Twelfth Ohio, Colonel White.--Private John Klein, Company E.

Thirty-seventh Ohio, Colonel Seiber.--Privates Frederick Rock, M. Kohl, Company A; Thomas Kemper, Company C; Frank Krobs, Company K; Henry Bergeichen, Company F; Paul Kapff, Charles Groth, Corporal Jacob Rauft, Company H; Private Henry Rothenberg, Company K.

Twenty-third Ohio, Colonel Scammon.--Privates Leonard Beck, W. B. Waterhouse, Company C.

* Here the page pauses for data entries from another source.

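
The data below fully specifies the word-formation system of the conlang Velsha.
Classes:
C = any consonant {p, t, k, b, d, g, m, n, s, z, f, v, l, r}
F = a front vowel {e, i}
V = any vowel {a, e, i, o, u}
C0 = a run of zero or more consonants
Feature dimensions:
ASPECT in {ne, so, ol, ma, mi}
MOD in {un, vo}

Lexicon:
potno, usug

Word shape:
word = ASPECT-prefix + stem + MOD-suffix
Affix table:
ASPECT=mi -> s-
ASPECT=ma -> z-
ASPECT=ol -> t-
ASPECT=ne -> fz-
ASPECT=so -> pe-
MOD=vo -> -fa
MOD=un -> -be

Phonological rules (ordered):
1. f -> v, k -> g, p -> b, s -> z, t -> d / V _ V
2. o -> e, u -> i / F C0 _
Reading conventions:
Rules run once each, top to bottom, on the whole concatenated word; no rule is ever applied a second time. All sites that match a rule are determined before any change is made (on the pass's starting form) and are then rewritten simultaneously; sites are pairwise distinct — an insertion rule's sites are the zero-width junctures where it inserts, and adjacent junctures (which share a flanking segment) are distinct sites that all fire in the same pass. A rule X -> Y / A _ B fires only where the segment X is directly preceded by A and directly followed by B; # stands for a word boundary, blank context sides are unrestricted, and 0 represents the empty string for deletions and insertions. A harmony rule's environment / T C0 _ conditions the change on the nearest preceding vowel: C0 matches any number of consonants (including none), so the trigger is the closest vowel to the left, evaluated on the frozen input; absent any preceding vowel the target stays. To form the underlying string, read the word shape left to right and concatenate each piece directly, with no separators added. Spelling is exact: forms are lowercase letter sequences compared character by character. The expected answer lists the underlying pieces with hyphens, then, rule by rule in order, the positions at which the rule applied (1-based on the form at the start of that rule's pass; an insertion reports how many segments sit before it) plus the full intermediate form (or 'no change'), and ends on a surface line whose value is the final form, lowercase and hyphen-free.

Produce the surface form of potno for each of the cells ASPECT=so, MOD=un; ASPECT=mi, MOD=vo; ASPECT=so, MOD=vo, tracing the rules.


cell ASPECT=so, MOD=un:
underlying: pe-potno-be
1. f -> v, k -> g, p -> b, s -> z, t -> d / V _ V: fires at position(s) 3: pebotnobe
2. o -> e, u -> i / F C0 _: fires at position(s) 4: pebetnobe
surface: pebetnobe

cell ASPECT=mi, MOD=vo:
underlying: s-potno-fa
1. f -> v, k -> g, p -> b, s -> z, t -> d / V _ V: fires at position(s) 7: spotnova
2. o -> e, u -> i / F C0 _: no change
surface: spotnova

cell ASPECT=so, MOD=vo:
underlying: pe-potno-fa
1. f -> v, k -> g, p -> b, s -> z, t -> d / V _ V: fires at position(s) 3, 8: pebotnova
2. o -> e, u -> i / F C0 _: fires at position(s) 4: pebetnova
surface: pebetnova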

Thirty-fourth Ohio, Colonel Pratt.--Captain O. P. Evans, Company B; Privates George W. Thompson, Company K; David Coleman, Company C; Frank M, Curl, Anthony Eblehart, Company F; Michael Kelly, Jacob Fasnacht, Company I; M. A. Blakeman, Company D.

Second Virginia Cavalry, Colonel Bowles.--Private Robert Murphy (Irishman), Company K.

The above is a list of prisoners, except one wounded man, in hospital, whose name I have not yet learned. They consist of seventeen Germans, one Irishman, and ten native Ohioans. Some of the Germans are not naturalized. Besides these, there are two citizens of Mercer county, not reported herein, taken up on charge of disloyalty.

Hiram Hawkins, Major and Officer of the Day. General Marshall.